From this, many sites have done us all the great favor of curating these cannot-live-without gifts into a single, easy to navigate list (financial kickbacks notwithstanding), often broken down into natural June Cleaveresque categories like “kitchen” and “for the home” (read: how to cook for everyone and keep shit clean). Besides the fact that these lists can be generalized to every gift-giving holiday for the lovely lady in your life, even Don Draper himself would scoff at many of these suggestions.
Because we at DXS wish to ensure that your Mother’s Day experience is the best it can possibly be, we present you with a different kind of list - one that provides the most valuable unsolicited advice you will ever receive when it comes to choosing for dear old mom. Here, you will be schooled on what not to get for the woman that gave you life.
- Flowers. One of the most suggested gifts for Mother’s Day is flowers. What woman doesn’t love flowers? Well, one who does not need one more thing to water, or sees her own mortality in each dried up petal aimlessly floating down onto the floor that had just been cleaned. Oh, and those tears you see building up in our eyes? Not tears of joy. You better back up or you might get caught in a sneezing fit of fury because, frankly, the last thing we want to do on “our” day is pretend that we like feeling like our heads will explode. And let us not forget how those flowers came to be available in your local flower shop or supermarket in the first place… from Colombia?
- Soy Candles. Soy. For the last decade or two, we have seen the magical benefits of this plant product popping up in pseudoscientific “reports” in quality magazines like First for Women. And now, soy-pushers all over the intertubes will willingly exclaim that soy is the superior material for the production of candles, allegedly "soot free" (they aren't really). Sure, anything soy-based will help the American Soy Farmer keep up with the Joneses, but a candle is a candle and unless you are also giving me a golden ticket to enjoy its inherent ambience whilst I soak in my imaginary claw-footed tub, full of bubbles and rose petals and the sultry sounds of Barry White, save it. Plus, I’d rather not burn my house down (again).
- Gift Baskets! What says “I admire you like a work colleague” more than a gift basket? Sure, smoked cheeses and tubed meats taste fine after a few martinis, but when enjoying such delicacies, I prefer to do it while watching my co-workers photocopy their ass cheeks. Some things just don’t have the same effect in the home.

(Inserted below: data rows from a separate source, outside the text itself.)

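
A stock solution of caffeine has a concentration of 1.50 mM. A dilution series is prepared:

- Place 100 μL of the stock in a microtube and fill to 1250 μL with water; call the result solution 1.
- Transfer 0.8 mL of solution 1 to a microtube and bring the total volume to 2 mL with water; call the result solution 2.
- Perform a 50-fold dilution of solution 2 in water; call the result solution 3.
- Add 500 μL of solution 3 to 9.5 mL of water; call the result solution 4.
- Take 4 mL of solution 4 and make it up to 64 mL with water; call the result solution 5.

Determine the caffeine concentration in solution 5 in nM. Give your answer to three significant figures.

3.00 nM

Step 1: 100 μL brought to 1250 μL → factor 1250/100 = 12.5
Step 2: 0.8 mL brought to 2 mL → factor 2/0.8 = 2.5
Step 3: 50-fold → factor 50
Step 4: 500 μL + 9.5 mL = 10000 μL total → factor 10000/500 = 20
Step 5: 4 mL brought to 64 mL → factor 64/4 = 16
Overall dilution factor = 12.5 × 2.5 × 50 × 20 × 16 = 5 × 10^5
Final = 1.50 mM / 5 × 10^5 = 3.000 × 10^-6 mM = 3.00 nM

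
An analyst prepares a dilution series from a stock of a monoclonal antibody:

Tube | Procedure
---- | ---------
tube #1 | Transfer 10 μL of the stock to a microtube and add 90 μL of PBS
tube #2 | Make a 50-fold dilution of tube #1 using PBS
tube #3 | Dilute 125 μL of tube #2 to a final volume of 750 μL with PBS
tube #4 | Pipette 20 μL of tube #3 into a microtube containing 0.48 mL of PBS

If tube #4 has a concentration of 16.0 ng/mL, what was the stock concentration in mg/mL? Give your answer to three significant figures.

1.20 mg/mL

Step 1: 10 μL + 90 μL = 100 μL total → factor 100/10 = 10
Step 2: 50-fold → factor 50
Step 3: 125 μL brought to 750 μL → factor 750/125 = 6
Step 4: 20 μL + 0.48 mL = 500 μL total → factor 500/20 = 25
Overall dilution factor = 10 × 50 × 6 × 25 = 75000
Stock = 16.0 ng/mL × 75000 = 1.200 × 10^6 ng/mL = 1.20 mg/mL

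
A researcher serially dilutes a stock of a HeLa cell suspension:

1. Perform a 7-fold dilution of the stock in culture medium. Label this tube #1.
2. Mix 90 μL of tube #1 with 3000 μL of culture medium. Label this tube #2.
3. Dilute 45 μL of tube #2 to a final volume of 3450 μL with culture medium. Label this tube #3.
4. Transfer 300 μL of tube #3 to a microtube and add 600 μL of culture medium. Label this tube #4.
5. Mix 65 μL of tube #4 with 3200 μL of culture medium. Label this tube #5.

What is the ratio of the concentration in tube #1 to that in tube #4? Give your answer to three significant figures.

7.90 × 10^3

Step 1: 7-fold → factor 7
Step 2: 90 μL + 3000 μL = 3090 μL total → factor 3090/90 = 34.333
Step 3: 45 μL brought to 3450 μL → factor 3450/45 = 76.667
Step 4: 300 μL + 600 μL = 900 μL total → factor 900/300 = 3
Dilution factor to tube #1 = 7; to tube #4 = 55277
[tube #1]/[tube #4] = (factor to tube #4)/(factor to tube #1) = 55277/7 = 7.90 × 10^3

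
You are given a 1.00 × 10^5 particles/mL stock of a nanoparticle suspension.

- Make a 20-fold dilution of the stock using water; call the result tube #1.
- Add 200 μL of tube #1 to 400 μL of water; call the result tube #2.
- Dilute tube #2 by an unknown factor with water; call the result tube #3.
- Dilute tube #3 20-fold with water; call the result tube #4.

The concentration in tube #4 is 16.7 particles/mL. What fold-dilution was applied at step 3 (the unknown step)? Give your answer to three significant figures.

Step 1: 20-fold → factor 20
Step 2: 200 μL + 400 μL = 600 μL total → factor 600/200 = 3
Step 3: unknown factor x
Step 4: 20-fold → factor 20
Product of known-step factors = 1200
Overall factor = 1.00 × 10^5 particles/mL / (16.7 particles/mL) = 5988
x = 5988 / 1200 = 4.99

4.99-fold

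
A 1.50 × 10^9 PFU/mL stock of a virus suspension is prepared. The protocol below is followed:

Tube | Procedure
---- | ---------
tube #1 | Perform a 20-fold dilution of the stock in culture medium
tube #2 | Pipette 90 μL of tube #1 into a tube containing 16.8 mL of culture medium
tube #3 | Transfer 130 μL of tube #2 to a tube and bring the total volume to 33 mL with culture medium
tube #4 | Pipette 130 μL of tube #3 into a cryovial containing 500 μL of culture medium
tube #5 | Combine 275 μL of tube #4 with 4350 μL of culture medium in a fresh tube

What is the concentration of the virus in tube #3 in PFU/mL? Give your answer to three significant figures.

Step 1: 20-fold → factor 20
Step 2: 90 μL + 16.8 mL = 16890 μL total → factor 16890/90 = 187.67
Step 3: 130 μL brought to 33 mL → factor 33000/130 = 253.85
Dilution factor through tube #3 = 20 × 187.67 × 253.85 = 9.5277 × 10^5
[tube #3] = 1.50 × 10^9 PFU/mL / 9.5277 × 10^5 = 1.57 × 10^3 PFU/mL

1.57 × 10^3 PFU/mL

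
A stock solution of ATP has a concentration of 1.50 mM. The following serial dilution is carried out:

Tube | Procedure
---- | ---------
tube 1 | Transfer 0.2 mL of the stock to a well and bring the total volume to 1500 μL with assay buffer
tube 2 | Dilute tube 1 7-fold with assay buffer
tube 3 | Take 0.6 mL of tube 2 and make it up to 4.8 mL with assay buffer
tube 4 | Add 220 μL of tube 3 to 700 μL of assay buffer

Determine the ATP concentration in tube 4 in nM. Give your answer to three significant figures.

854 nM

Step 1: 0.2 mL brought to 1500 μL → factor 1.5/0.2 = 7.5
Step 2: 7-fold → factor 7
Step 3: 0.6 mL brought to 4.8 mL → factor 4.8/0.6 = 8
Step 4: 220 μL + 700 μL = 920 μL total → factor 920/220 = 4.1818
Overall dilution factor = 7.5 × 7 × 8 × 4.1818 = 1756.4
Final = 1.50 mM / 1756.4 = 0.0008540 mM = 854 nM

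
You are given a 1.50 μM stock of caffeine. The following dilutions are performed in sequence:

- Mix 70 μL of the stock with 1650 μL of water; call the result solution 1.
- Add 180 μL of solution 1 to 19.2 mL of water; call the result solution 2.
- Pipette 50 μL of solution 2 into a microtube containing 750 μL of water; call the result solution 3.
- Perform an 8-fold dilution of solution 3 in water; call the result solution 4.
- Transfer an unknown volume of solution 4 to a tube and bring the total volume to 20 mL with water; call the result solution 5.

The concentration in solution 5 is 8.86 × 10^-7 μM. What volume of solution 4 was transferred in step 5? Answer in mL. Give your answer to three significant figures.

Step 1: 70 μL + 1650 μL = 1720 μL total → factor 1720/70 = 24.571
Step 2: 180 μL + 19.2 mL = 19380 μL total → factor 19380/180 = 107.67
Step 3: 50 μL + 750 μL = 800 μL total → factor 800/50 = 16
Step 4: 8-fold → factor 8
Step 5: v brought to 20 mL → factor = 20 mL/v
Product of known-step factors = 3.3863 × 10^5
Overall factor = 1.50 μM / (8.86 × 10^-7 μM) = 1.693 × 10^6
Step-5 factor = 1.693 × 10^6 / 3.3863 × 10^5 = 4.9996
v = 20 mL / 4.9996 = 4.00 mL

4.00 mL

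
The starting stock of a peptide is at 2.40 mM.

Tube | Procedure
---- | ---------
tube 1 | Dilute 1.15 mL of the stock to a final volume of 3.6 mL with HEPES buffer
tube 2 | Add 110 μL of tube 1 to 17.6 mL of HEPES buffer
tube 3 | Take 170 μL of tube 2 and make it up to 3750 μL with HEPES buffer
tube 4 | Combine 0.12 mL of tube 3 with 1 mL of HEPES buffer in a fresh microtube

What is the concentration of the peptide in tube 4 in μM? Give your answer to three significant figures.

Step 1: 1.15 mL brought to 3.6 mL → factor 3.6/1.15 = 3.1304
Step 2: 110 μL + 17.6 mL = 17710 μL total → factor 17710/110 = 161
Step 3: 170 μL brought to 3750 μL → factor 3750/170 = 22.059
Step 4: 0.12 mL + 1 mL = 1.12 mL total → factor 1.12/0.12 = 9.3333
Overall dilution factor = 3.1304 × 161 × 22.059 × 9.3333 = 1.0376 × 10^5
Final = 2.40 mM / 1.0376 × 10^5 = 2.313 × 10^-5 mM = 0.0231 μM

0.0231 μM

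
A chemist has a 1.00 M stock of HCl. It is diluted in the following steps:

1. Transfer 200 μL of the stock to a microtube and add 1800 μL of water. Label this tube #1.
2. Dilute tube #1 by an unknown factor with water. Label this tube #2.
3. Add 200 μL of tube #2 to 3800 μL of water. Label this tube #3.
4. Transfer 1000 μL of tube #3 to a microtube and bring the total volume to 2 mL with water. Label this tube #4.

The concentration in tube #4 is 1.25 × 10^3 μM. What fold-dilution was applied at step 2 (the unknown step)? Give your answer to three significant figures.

Step 1: 200 μL + 1800 μL = 2000 μL total → factor 2000/200 = 10
Step 2: unknown factor x
Step 3: 200 μL + 3800 μL = 4000 μL total → factor 4000/200 = 20
Step 4: 1000 μL brought to 2 mL → factor 2000/1000 = 2
Product of known-step factors = 400
Overall factor = 1.00 M / (1.25 × 10^3 μM) = 800
x = 800 / 400 = 2.00

2.00-fold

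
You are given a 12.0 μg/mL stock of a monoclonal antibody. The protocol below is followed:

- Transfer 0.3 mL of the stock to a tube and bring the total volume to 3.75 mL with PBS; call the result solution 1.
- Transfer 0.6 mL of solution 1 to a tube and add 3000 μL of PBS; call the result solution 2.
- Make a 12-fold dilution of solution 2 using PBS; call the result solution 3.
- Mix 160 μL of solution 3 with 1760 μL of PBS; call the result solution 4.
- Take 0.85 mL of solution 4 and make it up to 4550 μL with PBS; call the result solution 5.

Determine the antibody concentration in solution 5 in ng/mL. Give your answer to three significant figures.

Step 1: 0.3 mL brought to 3.75 mL → factor 3.75/0.3 = 12.5
Step 2: 0.6 mL + 3000 μL = 3.6 mL total → factor 3.6/0.6 = 6
Step 3: 12-fold → factor 12
Step 4: 160 μL + 1760 μL = 1920 μL total → factor 1920/160 = 12
Step 5: 0.85 mL brought to 4550 μL → factor 4.55/0.85 = 5.3529
Overall dilution factor = 12.5 × 6 × 12 × 12 × 5.3529 = 57812
Final = 12.0 μg/mL / 57812 = 0.0002076 μg/mL = 0.208 ng/mL

0.208 ng/mL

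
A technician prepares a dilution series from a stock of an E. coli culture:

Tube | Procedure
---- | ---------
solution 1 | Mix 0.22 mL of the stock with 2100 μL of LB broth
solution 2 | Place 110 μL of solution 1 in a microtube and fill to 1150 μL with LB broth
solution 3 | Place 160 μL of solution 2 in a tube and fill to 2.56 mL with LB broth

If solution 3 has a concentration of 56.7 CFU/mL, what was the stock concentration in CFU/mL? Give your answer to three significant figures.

Step 1: 0.22 mL + 2100 μL = 2.32 mL total → factor 2.32/0.22 = 10.545
Step 2: 110 μL brought to 1150 μL → factor 1150/110 = 10.455
Step 3: 160 μL brought to 2.56 mL → factor 2560/160 = 16
Overall dilution factor = 10.545 × 10.455 × 16 = 1764
Stock = 56.7 CFU/mL × 1764 = 1.00 × 10^5 CFU/mL

1.00 × 10^5 CFU/mL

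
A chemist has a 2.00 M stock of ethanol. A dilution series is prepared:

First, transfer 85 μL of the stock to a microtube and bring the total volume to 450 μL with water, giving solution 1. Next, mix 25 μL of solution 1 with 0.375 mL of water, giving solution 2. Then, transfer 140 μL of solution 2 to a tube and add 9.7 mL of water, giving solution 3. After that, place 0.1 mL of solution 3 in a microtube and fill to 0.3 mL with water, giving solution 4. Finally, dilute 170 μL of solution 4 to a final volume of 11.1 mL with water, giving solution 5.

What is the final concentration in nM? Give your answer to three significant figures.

Step 1: 85 μL brought to 450 μL → factor 450/85 = 5.2941
Step 2: 25 μL + 0.375 mL = 400 μL total → factor 400/25 = 16
Step 3: 140 μL + 9.7 mL = 9840 μL total → factor 9840/140 = 70.286
Step 4: 0.1 mL brought to 0.3 mL → factor 0.3/0.1 = 3
Step 5: 170 μL brought to 11.1 mL → factor 11100/170 = 65.294
Overall dilution factor = 5.2941 × 16 × 70.286 × 3 × 65.294 = 1.1662 × 10^6
Final = 2.00 M / 1.1662 × 10^6 = 1.715 × 10^-6 M = 1.71 × 10^3 nM

1.71 × 10^3 nM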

- Teething Necklace. One website was flashing necklaces all over the place – but these weren’t just any old necklaces – they doubled as teething necklaces for the baby. Anyone who knows anything about a teething baby knows that, despite the alleged pain babies feel (hey, I don’t remember it, do you??), moms suffer the most. So instead of the necklace, why don’t you go ahead and take the dang baby for a few hours and give me a much deserved break? I’ll even sweeten the deal and throw some Tylenol in the diaper bag. And, in the strange and rare event that I might want rope burn on my neck, I’d rather get it from some fantasy role-playing in the boudoir. Take that as you will.
- Vacuum Cleaner. If you really think that I want another reminder of how much I have to pick up after you and all of your friends - who regularly come over and wipe out all of the food I just deposited into my refrigerator - then yes, go ahead and buy me a vacuum. I mean, it is not like I don’t already spend all of my “free” time vacuuming the floors, so why not give me the gift that embodies what you really think of me (your maid)? Plus, Dyson has been showing commercials non-stop for a sale that runs until Mother’s Day, with the clear implication to get your mother (or if you are a mother to get yourself) a vacuum for Mother’s Day. So if you do decide to get a vacuum, make sure you have $500 for it. Remember, though, that a vacuum is really empty space, so you might want to consider getting me something more tangible--and fun.
- 50 Shades of Gray. Well, maybe I am not too opposed to this, but let it be known that I will probably need about ten minutes (give or take) of “alone” time after each time I pick up this series. As long as you are OK with this, I am OK with this. By the way, did you know that there are really more than 50 shades of grey?
We hope you will seriously consider this advice. After all, we really don't need more shit to take care of, water, clean with, or... actually, we can always use some more good reads. Happy Mother's Day!